Customs contribute significantly to the state budget in most countries. In addition to this important fiscal task, controls by the customs authority are intended to ensure fair competition and tax justice, as well as to protect consumers and the domestic market from product piracy. It is also about combating criminal activities such as smuggling, money laundering, and illegal employment.
„To avoid making mistakes with the sensitive customs formalities, you should always have a competent expert at your side to support you throughout the entire customs procedure for imports, exports or transit traffic.“
Gerlach as leading neutral provider of customs services in Europe on its company website
Customs Clearance in Brief
For every freight forwarder, for every logistics service provider, and for all companies that purchase or trade international goods, customs are a key topic – and a complex one. That's why customs clearance is a challenging task for international logistics.
Customs clearance is the specific treatment of goods by the customs authority. Method and extent depend on the goods being imported. The customs office checks the declaration and related documents for completeness and accuracy. The goods are checked either completely by a physical inspection or by random sampling. A customs report is prepared, which is the basis for calculating the import duties. The goods are then returned to the declarant and are then in free circulation.
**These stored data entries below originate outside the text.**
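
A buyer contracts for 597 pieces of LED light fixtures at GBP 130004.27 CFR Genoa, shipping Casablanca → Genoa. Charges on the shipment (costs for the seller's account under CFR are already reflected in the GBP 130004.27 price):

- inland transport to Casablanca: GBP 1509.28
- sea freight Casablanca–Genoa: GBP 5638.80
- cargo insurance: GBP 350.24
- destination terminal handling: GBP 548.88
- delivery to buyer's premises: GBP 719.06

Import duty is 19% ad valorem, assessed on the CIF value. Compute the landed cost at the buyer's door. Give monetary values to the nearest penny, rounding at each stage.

Total landed cost: GBP 156389.81

CFR: the seller pays costs through ocean freight to the destination port, but not insurance.
Already in the invoice (seller's account under CFR): inland to port, freight — exclude.
CIF value = CFR price + insurance = 130004.27 + 350.24 = 130354.51
Import duty = 130354.51 × 19% = 24767.36
Buyer bears: insurance 350.24 + destination terminal 548.88 + delivery 719.06 + duty 24767.36 = 26385.54
Landed cost = invoice 130004.27 + 26385.54 = 156389.81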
European Union as Customs Union
With respect to customs borders, it has already been pointed out that the EU is also a customs union. Within the EU's external borders, trade between member states is generally exempt from duty, apart from a few geographical and goods-specific exceptions. This means that import and export duties or other trade restrictions are prohibited within the EU economic area. For EU traders, it therefore makes no difference whether they ship their goods within their home country or within the EU.
The same customs regulations apply everywhere at the customs borders of the EU. Hence, it makes no difference whether a good is imported into the EU in Portugal or in Finland. The basis for this practice is the EU Common Customs Tariff, which is proposed by the EU Commission and set by the European Council for all member states. Revenue from customs duties (but not from import and excise taxes) must be transferred directly to the EU by the levying member states.